8 June 2021

Kadaster provides policy-makers with vital information for energy transition

Land Registry and Mapping Agency The Netherlands

“The transitional change to a sustainable energy system is perhaps the most challenging policy goal of our time. It requires not only an industrial approach, but also a major effort of innovation in all related fields of expertise. In the past year, we have seen how geodata can contribute to an effective planning and concrete measures in the case of solar energy potential in the built-environment. In combination with administrative data, this provides the required realistic insights the policy makers need. With state of the art deep learning techniques, we are now able to update and monitor the transition related to the policy goals and projects where unused potential can be found. This is a telling example of how geodata is rapidly becoming an important factor in an effective approach to the greater obligations we are facing.”

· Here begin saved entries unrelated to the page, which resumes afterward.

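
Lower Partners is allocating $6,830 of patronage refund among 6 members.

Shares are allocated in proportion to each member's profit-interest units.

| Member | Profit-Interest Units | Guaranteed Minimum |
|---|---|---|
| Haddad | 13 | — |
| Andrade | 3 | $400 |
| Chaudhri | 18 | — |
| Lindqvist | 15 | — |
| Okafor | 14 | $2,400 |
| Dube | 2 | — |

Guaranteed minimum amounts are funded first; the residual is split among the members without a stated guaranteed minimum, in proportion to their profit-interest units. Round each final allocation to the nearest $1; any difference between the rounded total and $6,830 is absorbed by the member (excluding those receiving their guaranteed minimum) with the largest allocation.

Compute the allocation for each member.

Haddad: $1,091 · Andrade: $400 · Chaudhri: $1,512 · Lindqvist: $1,259 · Okafor: $2,400 · Dube: $168

Guaranteed amounts: Andrade $400; Okafor $2,400. Remaining pool $4,030.
Remaining pool split over remaining profit-interest units 48: Haddad 1,091.46 → $1,091; Chaudhri 1,511.25 → $1,511; Lindqvist 1,259.38 → $1,259; Dube 167.92 → $168.
Rounding difference +$1 applied to Chaudhri → $1,512.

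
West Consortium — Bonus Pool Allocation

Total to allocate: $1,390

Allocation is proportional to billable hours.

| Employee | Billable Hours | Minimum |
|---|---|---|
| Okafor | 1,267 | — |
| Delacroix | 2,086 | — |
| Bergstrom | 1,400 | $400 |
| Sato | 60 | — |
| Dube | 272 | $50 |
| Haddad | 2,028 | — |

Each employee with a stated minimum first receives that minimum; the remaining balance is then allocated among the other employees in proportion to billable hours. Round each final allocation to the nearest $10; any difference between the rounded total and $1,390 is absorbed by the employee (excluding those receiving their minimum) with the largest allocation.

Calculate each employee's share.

Okafor: $220 · Delacroix: $360 · Bergstrom: $400 · Sato: $10 · Dube: $50 · Haddad: $350

Minimums first: Bergstrom $400; Dube $50. Residual $940.
Residual split over remaining billable hours 5,441: Okafor 218.89 → $220; Delacroix 360.38 → $360; Sato 10.37 → $10; Haddad 350.36 → $350.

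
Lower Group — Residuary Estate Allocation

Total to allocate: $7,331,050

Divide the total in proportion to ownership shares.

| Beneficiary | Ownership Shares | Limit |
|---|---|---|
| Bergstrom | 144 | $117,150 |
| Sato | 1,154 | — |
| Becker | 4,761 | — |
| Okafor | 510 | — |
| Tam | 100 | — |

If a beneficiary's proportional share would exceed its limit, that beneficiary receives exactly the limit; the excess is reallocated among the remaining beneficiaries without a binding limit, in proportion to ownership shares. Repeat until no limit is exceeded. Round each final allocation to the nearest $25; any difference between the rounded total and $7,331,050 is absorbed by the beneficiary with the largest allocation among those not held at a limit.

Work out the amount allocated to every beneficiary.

Bergstrom: $117,150; Sato: $1,275,850; Becker: $5,263,650; Okafor: $563,850; Tam: $110,550

Total ownership shares = 6,669.
Pro-rata shares before constraints: Bergstrom 158,295.28; Sato 1,268,560.76; Becker 5,233,637.58; Okafor 560,629.10; Tam 109,927.28.
Held at cap: Bergstrom ($117,150); balance $7,213,900 reallocated over remaining ownership shares 6,525.
Remaining shares: Sato 1,275,837.64 → $1,275,850; Becker 5,263,659.45 → $5,263,650; Okafor 563,845.06 → $563,850; Tam 110,557.85 → $110,550.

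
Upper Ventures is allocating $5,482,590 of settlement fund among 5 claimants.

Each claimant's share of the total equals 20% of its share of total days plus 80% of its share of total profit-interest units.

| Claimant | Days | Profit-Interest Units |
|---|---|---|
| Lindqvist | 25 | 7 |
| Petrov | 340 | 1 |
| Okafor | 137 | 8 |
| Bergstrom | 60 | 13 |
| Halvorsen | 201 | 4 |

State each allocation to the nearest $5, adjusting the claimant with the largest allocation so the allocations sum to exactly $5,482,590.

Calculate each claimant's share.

Lindqvist: $966,305 | Petrov: $621,530 | Okafor: $1,260,175 | Bergstrom: $1,814,075 | Halvorsen: $820,505

Days total 763; profit-interest units total 33.
Blended shares (20% days + 80% profit-interest units): Lindqvist 0.1763; Petrov 0.1134; Okafor 0.2299; Bergstrom 0.3309; Halvorsen 0.1497.
Unrounded shares: Lindqvist 966,306.76; Petrov 621,530.04; Okafor 1,260,174.80; Bergstrom 1,814,073.39; Halvorsen 820,505.01.
At nearest $5: Lindqvist $966,305; Petrov $621,530; Okafor $1,260,175; Bergstrom $1,814,075; Halvorsen $820,505. Sum = $5,482,590.
No rounding difference to absorb.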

Frank Tierolff, Chair Executive Board Cadastre, Land Registry and Mapping Agency The Netherlands

The Netherlands Cadastre, Land Registry and Mapping Agency (Kadaster) created a database of information related to solar potential, (available space on roof tops including detecting existing solar PV installations) which is very useful for the Regional Energy Strategy (RES) regions to reach their targets related to the Climate Agreement.

High resolution elevation data was used to create solar potential models and deep learning techniques were employed to detect existing solar panels from very high resolution aerial images for the whole of the Netherlands. Data pre-processing and post-processing were customised to achieve automation, high accuracies in the results and to be able to match them with building information. This is a good example of GeoAI, where the best of both the worlds is combined to help tackle large geographic datasets for energy transition.


  • Helps policy-makers to speed up the energy transition by providing? information on where and how much space is available to generate solar energy. At the same time, the data is easy to understand and visualise.
  • Provides an insight on not only where the potential lies, but also categorises it by building and owner type, which is much more useful to the policy-makers.
  • Provides information on locations of currently installed solar PV with high quality. This is especially useful to update the Production Installation Register which is largely, but not entirely complete, for small installations in homes and businesses.
  • Deep learning algorithms enable fast and fairly easy updating of the solar installation database at regular intervals for the entire country.
  • Presents a realistic insight on solar potential of building rooftops which is useful in urban planning applications.
  • Many more possibilities are opened up by the development and testing of the solar potential models for rooftops, for example calculating solar potential for parking lots where solar panels could be placed on carports or on building facades.